June 21, 2015 — Sometimes I want to do something without doing something. And visiting a sand sculpture competition fits that anti-desire perfectly. You hit the beach without hitting the beach. Check out some art without getting into the mindset of checking out art. Then you buy some funnel cake and head home to nap-watch edited cable movies the rest of the day because you’re quota of being active for the weekend was hit exactly.


New Hampshire has a very short ocean coast, and Hampton Beach is its one real beach town. Each year it invites about a dozen sculptors from across the U.S. and Canada to incarnate specially imported sand into something to attract cameras, all while surrounded by greasy, near-naked people who need something to do while they avoid the perpetually chilly waters of a New England beach. Winners split a purse of $15,000, and everybody gets a sun burn.

The sculptures are on view from the boardwalk, so you can avoid getting sand in your shoes, while event sponsors like McDonald’s hand out coffee in a tent shaped like a giant Happy Meal and people in blue Geico shirts stand in the shadow of a 9-foot-tall inflatable gecko cajoling people into signing up for a raffle.
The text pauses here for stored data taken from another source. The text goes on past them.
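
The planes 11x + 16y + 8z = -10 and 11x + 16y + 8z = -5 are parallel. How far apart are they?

Both planes have normal n = (11, 16, 8), |n| = 21. Any point on the first plane is at distance |(-5) − (-10)|/|n| = 5/21 from the second.

5/21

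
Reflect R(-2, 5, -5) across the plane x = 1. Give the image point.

n = (1, 0, 0), |n|² = 1, n·R − 1 = -3, so t = -3/1 = -3.
Foot F = R − (-3)·n = (1, 5, -5); the reflection is 2F − R = (4, 5, -5).

(4, 5, -5)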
My favorite sand sculpture this year, the seemingly H.R. Giger-inspired Entangled by Guy-Olivier Deveau of Kansas (just kiddingQuebec), came in second place. It was actually a horror sand sculpture that turned me on to the event back in 2012, when somebody created an awesome piece in homage to John Carpenter’s The Thing. There’s something about a beige abomination sitting placidly on a sunny beach surrounded by bikinis and volleyball nets that makes me happy.


The sculptures are supposed to be up through the first week of July, and are lit at night. But for those who are okay with instead seeing them two-dimensionally from their cellphone, here’s some sand posing in extremely non-sandy ways.

Together in the Game of Fate

Twisted

BFF's :)
Winner of the People's Choice Award.

Leap of Faith

Sucker Punch
Winner of the Sculptor's Choice Award

Life
First Place Winner. Apparently, and I didn't notice it at the time,
but the back of the sculpture depicts an old man.

Role Play
Third Place Winner


Flower Power

The only one I missed a photo of was the Native American-themed American Spirit. Also, bonus fun-fact: I had to straighten the watery horizons on every one of these photos in post. Just a crooked, crooked man.